Considering Herzog’s impassioned documentaries on Kuwait (“Lessons Of Darkness”) and religious tolerance (“Wheel Of Time”), one would assume there’s an allegorical angle at play here, but “Rescue Dawn” isn’t a terribly political film—in fact, it isn’t one at all. This didn’t come as much of a surprise to me, as I’ve always regarded Herzog more of an observer than a commentator. Rather, what bothered me more was Herzog’s curious decision to streamline his main character as well: in the documentary, we learn that Dieter (who died five years ago) emigrated to the U.S. after fleeing Germany during WW2, where he became obsessed with becoming an American fighter pilot. He’d go on to fly bombing missions over Vietnam, escape from prison (pretty much as depicted here), and win the Medal Of Honour and the Navy Cross. The real-life Dieter, a bewitching contradiction of zen-like serenity and frenzied enthusiasm, is so much more endearing than Bale’s gung-ho lug, who seems to have been born to worship frosh week and “PT 109”.

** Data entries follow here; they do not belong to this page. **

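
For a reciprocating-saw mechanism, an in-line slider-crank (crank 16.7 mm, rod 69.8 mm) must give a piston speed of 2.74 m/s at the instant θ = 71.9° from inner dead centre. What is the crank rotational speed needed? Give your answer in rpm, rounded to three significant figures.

1530

For an in-line slider-crank, |v_piston| = rω|sinθ|·[1 + r cosθ/√(L² − r² sin²θ)].
With r = 0.0167 m, L = 0.0698 m, θ = 71.9°: the bracketed kinematic factor |dx/dθ| = 0.017085 m.
ω = v/|dx/dθ| = 2.74/0.017085 = 160.37 rad/s.
N = 60ω/(2π) = 1531.4 rpm.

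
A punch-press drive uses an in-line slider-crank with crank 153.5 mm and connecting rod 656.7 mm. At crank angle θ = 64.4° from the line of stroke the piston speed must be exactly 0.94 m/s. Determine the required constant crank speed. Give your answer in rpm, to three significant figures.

For an in-line slider-crank, |v_piston| = rω|sinθ|·[1 + r cosθ/√(L² − r² sin²θ)].
With r = 0.1535 m, L = 0.6567 m, θ = 64.4°: the bracketed kinematic factor |dx/dθ| = 0.15273 m.
ω = v/|dx/dθ| = 0.94/0.15273 = 6.1545 rad/s.
N = 60ω/(2π) = 58.771 rpm.

58.8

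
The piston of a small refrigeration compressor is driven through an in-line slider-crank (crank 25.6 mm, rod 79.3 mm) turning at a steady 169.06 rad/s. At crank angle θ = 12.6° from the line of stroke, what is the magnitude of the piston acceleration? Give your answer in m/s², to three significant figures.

ω = 169.1 rad/s
x(θ) = r cosθ + √(L² − r² sin²θ); with ω constant, a = ω²·d²x/dθ².
d²x/dθ² = −r cosθ − r²(cos2θ)/√u − r⁴ sin²2θ/(4u^{3/2}),  u = L² − r² sin²θ = 0.0062573 m².
Substituting r = 0.0256 m, L = 0.0793 m, θ = 12.6°: d²x/dθ² = -0.032519 m.
a = ω²·d²x/dθ² = (169.1)²·(-0.032519) = -929.44 m/s²;  |a| = 929.44 m/s².

929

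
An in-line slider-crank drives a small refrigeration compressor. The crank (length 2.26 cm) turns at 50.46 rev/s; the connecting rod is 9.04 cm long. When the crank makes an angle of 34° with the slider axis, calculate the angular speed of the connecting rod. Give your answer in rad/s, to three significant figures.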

With the Viet Cong functioning as “them”--anonymous baddies with about as much depth as “Assault On Precinct 13”s (the original) gang Street Thunder--the malnourished leads must carry the drama, with stoic Bale embodying charismatic resilience (and yet another dramatic weight loss) as Dieter, and little else. Zahn, nicely nuanced in Sean Astin mode, further secures his future as a reliable character actor unencumbered by vanity or method-y indulgence. By stark contrast, Jeremy Davies must’ve wandered into the jungle right from the set of “Solaris” in what-has-become his “official” screen persona--all lank hair and squinting eyes and loosey-goosey limb movements like Charles Manson on morphine (I wonder if Herzog ever fantasized about shooting him as he did Klaus Kinski).

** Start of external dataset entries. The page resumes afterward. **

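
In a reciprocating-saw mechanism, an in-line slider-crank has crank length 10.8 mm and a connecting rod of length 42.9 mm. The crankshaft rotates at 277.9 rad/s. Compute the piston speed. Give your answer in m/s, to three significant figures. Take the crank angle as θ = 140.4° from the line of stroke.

1.54

ω = 277.9 rad/s
For an in-line slider-crank, x = r cosθ + √(L² − r² sin²θ), so v = −rω sinθ·[1 + r cosθ/√(L² − r² sin²θ)].
With r = 0.0108 m, L = 0.0429 m, θ = 140.4°: √(L² − r² sin²θ) = 0.042344 m.
v = −0.0108·277.9·0.63742·[1 + 0.0108·-0.77051/0.042344] = -1.5371 m/s.
|v| = 1.5371 m/s.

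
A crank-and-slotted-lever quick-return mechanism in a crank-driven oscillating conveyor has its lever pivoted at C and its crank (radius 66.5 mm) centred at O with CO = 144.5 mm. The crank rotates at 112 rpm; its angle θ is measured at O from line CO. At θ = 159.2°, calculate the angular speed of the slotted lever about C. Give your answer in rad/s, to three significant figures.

7.29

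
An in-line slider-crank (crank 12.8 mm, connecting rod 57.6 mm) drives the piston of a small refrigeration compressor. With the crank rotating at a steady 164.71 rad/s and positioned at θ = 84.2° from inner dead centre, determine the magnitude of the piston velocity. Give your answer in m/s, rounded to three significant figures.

ω = 164.7 rad/s
For an in-line slider-crank, x = r cosθ + √(L² − r² sin²θ), so v = −rω sinθ·[1 + r cosθ/√(L² − r² sin²θ)].
With r = 0.0128 m, L = 0.0576 m, θ = 84.2°: √(L² − r² sin²θ) = 0.056175 m.
v = −0.0128·164.7·0.99488·[1 + 0.0128·0.10106/0.056175] = -2.1458 m/s.
|v| = 2.1458 m/s.

2.15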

Herzog has always found poetry in the horrible, the apocalyptic, and the doomed, so it’s no surprise that the tense and unflinching “Rescue Dawn” is beautifully shot and scored, and perhaps destined to be no more than a future relic from a rare period in which he was not looking to subvert or deconstruct. In his intro, the filmmaker (visibly saddened by the loss of his mother that very day) lauded his subject (whose widow and son were in the audience) as an embodiment of everything he admires about the American spirit (something that will surely irk his leftist admirers) and while Herzog the accidental LA-player has given his friend a fine tribute—the remote German captured him first, and best.